Rupture Conventionnelle Collective : Mode d’emploi

La rupture conventionnelle collective (RCC) a été mise en place par les ordonnances Macron, Ordonnance n° 2017-1387 du 22 septembre 2017 relative à la prévisibilité et la sécurisation des relations de travail.

Définition

Elle constitue un mode de rupture du contrat de travail de plusieurs salariés au sein de l’entreprise, reposant sur le volontariat et un commun accord entre l’employeur et les salariés.

La rupture conventionnelle collective, ne peut être imposée ni par l’employeur ni par le salarié, c’est un mode de rupture différent qui ne peut être assimilé à un licenciement ou à une démission.

La rupture conventionnelle collective est une alternative au plan de départs volontaires ou au plan de sauvegarde de l’emploi.
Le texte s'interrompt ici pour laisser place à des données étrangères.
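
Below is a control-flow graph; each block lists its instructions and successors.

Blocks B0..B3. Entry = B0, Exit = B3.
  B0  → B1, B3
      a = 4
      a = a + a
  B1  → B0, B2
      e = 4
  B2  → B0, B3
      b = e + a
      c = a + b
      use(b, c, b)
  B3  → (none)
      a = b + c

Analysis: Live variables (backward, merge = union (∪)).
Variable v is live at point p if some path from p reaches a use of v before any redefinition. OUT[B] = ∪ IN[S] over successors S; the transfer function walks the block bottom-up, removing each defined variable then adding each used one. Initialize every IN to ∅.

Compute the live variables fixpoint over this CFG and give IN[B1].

Answer: {a, b, c}

Derivation:
Per-block solution:
  B0:   IN={b, c}   OUT={a, b, c}
  B1:   IN={a, b, c}   OUT={a, b, c, e}
  B2:   IN={a, e}   OUT={b, c}
  B3:   IN={b, c}   OUT={}

Merge at B1: OUT[B1] = IN[B0] ⊔ IN[B2] = {a, b, c, e}
Applying B1's transfer function to that OUT value gives IN[B1] (row B1 above).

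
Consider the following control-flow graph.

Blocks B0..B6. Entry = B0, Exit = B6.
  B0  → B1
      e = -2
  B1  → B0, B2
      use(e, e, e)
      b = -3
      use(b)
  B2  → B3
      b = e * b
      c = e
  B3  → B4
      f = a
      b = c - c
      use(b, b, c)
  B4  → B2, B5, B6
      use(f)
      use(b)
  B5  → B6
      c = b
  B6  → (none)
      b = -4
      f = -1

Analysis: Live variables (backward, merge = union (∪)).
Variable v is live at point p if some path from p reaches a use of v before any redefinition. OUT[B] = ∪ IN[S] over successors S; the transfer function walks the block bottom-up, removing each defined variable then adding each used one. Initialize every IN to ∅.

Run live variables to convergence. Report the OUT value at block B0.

Converged values:
  B0:  IN={a}  OUT={a, e}
  B1:  IN={a, e}  OUT={a, b, e}
  B2:  IN={a, b, e}  OUT={a, c, e}
  B3:  IN={a, c, e}  OUT={a, b, e, f}
  B4:  IN={a, b, e, f}  OUT={a, b, e}
  B5:  IN={b}  OUT={}
  B6:  IN={}  OUT={}

Merge at B0: OUT[B0] = IN[B1] = {a, e}

Answer: {a, e}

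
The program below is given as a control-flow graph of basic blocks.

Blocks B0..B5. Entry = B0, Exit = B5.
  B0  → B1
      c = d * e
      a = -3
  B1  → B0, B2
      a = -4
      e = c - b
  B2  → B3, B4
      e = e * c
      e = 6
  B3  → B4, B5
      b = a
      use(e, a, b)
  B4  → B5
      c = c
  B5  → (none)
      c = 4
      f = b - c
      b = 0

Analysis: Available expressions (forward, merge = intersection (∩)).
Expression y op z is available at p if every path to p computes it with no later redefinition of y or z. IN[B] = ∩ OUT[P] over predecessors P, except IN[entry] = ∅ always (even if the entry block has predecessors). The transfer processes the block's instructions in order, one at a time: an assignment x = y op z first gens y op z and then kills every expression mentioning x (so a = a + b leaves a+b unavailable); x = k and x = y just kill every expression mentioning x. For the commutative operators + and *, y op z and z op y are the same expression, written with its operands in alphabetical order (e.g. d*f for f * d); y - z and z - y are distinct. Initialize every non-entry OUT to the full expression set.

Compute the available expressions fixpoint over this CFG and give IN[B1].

Converged values:
  B0:   IN={}   OUT={d*e}
  B1:   IN={d*e}   OUT={c-b}
  B2:   IN={c-b}   OUT={c-b}
  B3:   IN={c-b}   OUT={}
  B4:   IN={}   OUT={}
  B5:   IN={}   OUT={}

Merge at B1: IN[B1] = OUT[B0] = {d*e}

Answer: {d*e}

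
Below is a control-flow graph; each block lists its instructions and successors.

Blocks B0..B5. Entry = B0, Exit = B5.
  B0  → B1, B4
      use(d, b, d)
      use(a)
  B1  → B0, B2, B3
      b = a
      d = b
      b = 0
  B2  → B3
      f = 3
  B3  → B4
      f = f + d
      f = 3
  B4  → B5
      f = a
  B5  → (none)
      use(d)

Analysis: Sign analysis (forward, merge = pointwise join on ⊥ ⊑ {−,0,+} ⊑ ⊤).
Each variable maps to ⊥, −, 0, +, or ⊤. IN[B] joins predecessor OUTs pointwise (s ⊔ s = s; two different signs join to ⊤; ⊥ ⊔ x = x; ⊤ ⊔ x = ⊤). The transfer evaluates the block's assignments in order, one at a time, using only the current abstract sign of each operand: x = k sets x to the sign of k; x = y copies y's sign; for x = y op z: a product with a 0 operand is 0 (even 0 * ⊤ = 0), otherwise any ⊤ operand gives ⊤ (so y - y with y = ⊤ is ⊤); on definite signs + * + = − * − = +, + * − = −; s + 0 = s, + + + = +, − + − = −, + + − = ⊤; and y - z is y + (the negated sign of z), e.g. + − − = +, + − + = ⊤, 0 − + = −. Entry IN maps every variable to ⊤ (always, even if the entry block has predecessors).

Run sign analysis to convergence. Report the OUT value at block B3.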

Contrairement à la rupture conventionnelle simple qui est à l’initiative du salarié, l’initiative de la rupture conventionnelle collective est exclusivement réservée à l’employeur.

Il est au préalable nécessaire de conclure un accord d’entreprise et la négociation de cet accord collectif ne peut être qu’à l’initiative de l’employeur.

Absence de condition de difficultés économiques

L’employeur peut organiser des départs volontaires de salariés et mettre en place une rupture conventionnelle collective sans justifier des difficultés économiques.

En l’absence de plan de sauvegarde de l’emploi, cela permet à l’employeur d’engager immédiatement de nouveaux salariés, y compris sous d’autres statuts, car aucune justification de la santé économique de l’entreprise ne sera demandée par l’administration.

Absence de condition d’effectif

La rupture conventionnelle collective peut être mise en place quelle que soit la taille de l’entreprise et quel que soit le nombre de suppressions de postes envisagées.

Ce qui n’était pas forcément le cas pour les plans de départs volontaires quand ceux-ci n’atteignaient pas les seuils définis pour les plans de sauvegarde de l’emploi, c’est-à-dire les entreprises d’au moins 50 salariés envisageant au moins 10 licenciements dans une même période de 30 jours.

La mise en place de rupture conventionnelle collective

Nécessité d’un accord collectif

L’employeur qui souhaite mettre en place une rupture conventionnelle collective doit nécessairement conclure un accord collectif au niveau de l’entreprise ou de l’établissement, qui détermine le contenu ainsi que les objectifs à atteindre en termes de suppression d’emplois.

Contenu de l’accord

L’accord collectif doit obligatoirement contenir les éléments énumérés à l’article L.1237-19-1 du Code du travail, notamment :

  • Le nombre maximal de départs envisagés ;
  • Les conditions que doit remplir le salarié pour en bénéficier ;
  • Les critères de départage entre les potentiels candidats au départ ;
  • Les modalités de calcul des indemnités de rupture garanties aux salariés, celles-ci ne pouvant être inférieures aux indemnités légales dues en cas de licenciement pour motif économique ;
  • Les mesures visant à faciliter l’accompagnement et le reclassement des salariés ;
  • Conditions d’information du Comité social et économique (CSE) (ou du CE ou, à défaut, des délégués du personnel jusqu’à la mise en place du CSE) sur le projet envisagé et son suivi, etc.…
  • Conditions d’exercice du droit de rétractation des parties, article L.1237-19-1 4 bis du Code du travail.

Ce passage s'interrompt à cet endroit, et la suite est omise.